R Recensione

7/10

The Rides

Can't Get Enough

Dietro ad una copertina e ad una ragione sociale abbastanza anonimi si cela il ritorno sulle scene di Stephen Stills, 68 anni a breve , in compagnia del coevo tastierista Barry Goldberg, con Stills nella Supersession di Al Kooper e Mike Bloomfield del 1968,   e del chitarrista Kenny Wayne Sheperd, quasi trent’anni in meno dei due sodali , accompagnati da Chris Layton, ex Double Trouble, e dal bassista Kevin Mc Cornick. Le coordinate le abbiamo date più o meno già tutte: blues, rock, un pizzico di folk  e chitarre a profusione, con Sheperd nella parte del giovane incendiario a spargere lapilli elettrici fra covers ed originali, divisi equamente al canto fra lo stesso chitarrista e Stills.

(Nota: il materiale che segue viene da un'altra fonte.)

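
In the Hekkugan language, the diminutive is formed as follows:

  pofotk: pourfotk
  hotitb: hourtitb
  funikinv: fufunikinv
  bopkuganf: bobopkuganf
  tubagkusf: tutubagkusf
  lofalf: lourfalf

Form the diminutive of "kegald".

tubagkusf and lofalf both end in -f yet inflect differently (tutubagkusf, lourfalf), so the final letter is not what conditions the rule; the second-to-last letter is.
"kegald" has second-to-last letter 'l'. The one such stem in the data (lofalf → lourfalf) inserts -ur- after the first vowel (as do pofotk, hotitb), so the same rule applies.
The other pattern: stems whose second-to-last letter is 'n' or 's' repeat the first consonant+vowel as a prefix.
So kegald → keurgald.

keurgald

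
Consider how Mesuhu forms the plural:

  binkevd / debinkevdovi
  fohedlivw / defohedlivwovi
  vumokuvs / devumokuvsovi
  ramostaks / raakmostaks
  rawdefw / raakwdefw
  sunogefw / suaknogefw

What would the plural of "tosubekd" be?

toaksubekd

vumokuvs and ramostaks both end in -s yet inflect differently (devumokuvsovi, raakmostaks), so the final letter is not what conditions the rule; the second-to-last letter is.
"tosubekd" has second-to-last letter 'k'. The one such stem in the data (ramostaks → raakmostaks) inserts -ak- after the first vowel (as do rawdefw, sunogefw), so the same rule applies.
The other pattern: stems whose second-to-last letter is 'v' add de- … -ovi around the stem.
So tosubekd → toaksubekd.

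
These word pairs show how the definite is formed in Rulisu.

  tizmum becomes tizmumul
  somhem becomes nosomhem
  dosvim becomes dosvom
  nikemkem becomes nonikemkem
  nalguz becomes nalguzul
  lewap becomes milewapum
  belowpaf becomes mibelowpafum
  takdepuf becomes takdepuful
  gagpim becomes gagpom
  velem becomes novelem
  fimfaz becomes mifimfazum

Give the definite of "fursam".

dosvim and nikemkem both end in -m yet inflect differently (dosvom, nonikemkem), so the final letter is not what conditions the rule; the last vowel is.
"fursam" has last vowel 'a'. The stems whose last vowel is 'a' (fimfaz → mifimfazum, belowpaf → mibelowpafum, lewap → milewapum) add mi- … -um around the stem.
So fursam → mifursamum.

mifursamum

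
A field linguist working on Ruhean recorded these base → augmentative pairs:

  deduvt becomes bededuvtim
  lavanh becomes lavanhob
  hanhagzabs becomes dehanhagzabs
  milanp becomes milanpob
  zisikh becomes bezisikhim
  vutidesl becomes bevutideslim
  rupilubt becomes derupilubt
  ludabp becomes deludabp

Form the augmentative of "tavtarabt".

"tavtarabt" has second-to-last letter 'b'. The stems whose second-to-last letter is 'b' (rupilubt → derupilubt, hanhagzabs → dehanhagzabs, ludabp → deludabp) add the prefix de-.
The other patterns: stems whose second-to-last letter is 'n' add -ob; stems whose second-to-last letter is 'k', 's' or 'v' add be- … -im around the stem.
So tavtarabt → detavtarabt.

detavtarabt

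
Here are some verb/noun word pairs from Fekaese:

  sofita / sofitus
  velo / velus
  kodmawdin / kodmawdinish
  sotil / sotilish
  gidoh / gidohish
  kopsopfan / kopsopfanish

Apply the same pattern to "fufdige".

fufdigus

velo and gidoh both have last vowel 'o' yet inflect differently (velus, gidohish), so the last vowel is not what conditions the rule; whether the stem ends in a vowel or a consonant is.
"fufdige" ends in a vowel. The stems ending in a vowel (sofita → sofitus, velo → velus) drop the final letter and add -us.
The other pattern: stems ending in a consonant add -ish.
So fufdige → fufdigus.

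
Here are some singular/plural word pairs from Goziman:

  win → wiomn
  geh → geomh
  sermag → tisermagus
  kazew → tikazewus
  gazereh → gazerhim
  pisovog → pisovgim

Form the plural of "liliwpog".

"liliwpog" has 3 vowels. The stems with 3 vowels (gazereh → gazerhim, pisovog → pisovgim) delete the last vowel and add -im.
The other patterns: stems with 1 vowel insert -om- after the first vowel; stems with 2 vowels add ti- … -us around the stem.
So liliwpog → liliwpgim.

liliwpgim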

La differenza fra le corde vocali dei due è una delle cose che si notano immediatamente: la seta e sabbia di Stills, seppure appannata dagli anni, risulta infinitamente più suggestiva del cantato a scartamento ridotto di Wayne Sheperd, che  dà il meglio invece  nei riff ed assoli più hendrixiani dell’album, contraltare alle parti pulite ed eleganti, inequivocabilmente farina del sacco del californiano.

Dopo una possente “Roadhouse” iniziale, tocca a Sheperd imbastire il boogie di  “That’a a pretty good love”, seguita da una delle perle del cd, lo slow  blues “Don’t want lies” con le chitarre che si incrociano mostrando tutte le differenze e le diverse suggestioni dell’incontro  fra generazioni e sensibilità diverse.

Ci sono molte cover su “Cant get enough”: la più improbabile è “Search and destroy” degli Stooges pre punk, con Iggy Pop  che entra in qualche modo in questo piccolo tempio delle varianti blues, mentre la più suggestiva  è attinta dal songbook di  Neil Young , “Rockin’in the free world” nella quale il canadese  si unisce  al vecchio compagno in una corale e tostissima versione del vecchio inno. 

Stills non dimentica le proprie matrici soul,  e nella title track arricchita da cori gospel offre un’altra delle cose migliori,  con alternanza di chiari e scuri da brivido e Kenny Wayne impegnato a tirare il collo alla sei corde. Al giovane chitarrista tocca invece un paio di cover d’annata, “Honey bee” da Muddy Waters e “Talk to me” di Willie Dixon, e qui le atmosfere si fanno decisamente retro, e avvolti dall’hammond e da fiumi di assoli viene facile immaginarsi in un fumoso locale sul Mississippi. Il finale è ancora per Stills con  “Only teardrops fall” che richiama certi soul blues di Clapton, e la cavalcata di “Word game”, groove incalzante arricchito da percussioni e basso implacabile  e chitarre ancora in grande evidenza .

Non è Supersession, non è un capolavoro, ma se amate il blues e le chitarre o il dolceamaro di Stills, oppure tutte e tre le cose, qui c’è da divertirsi.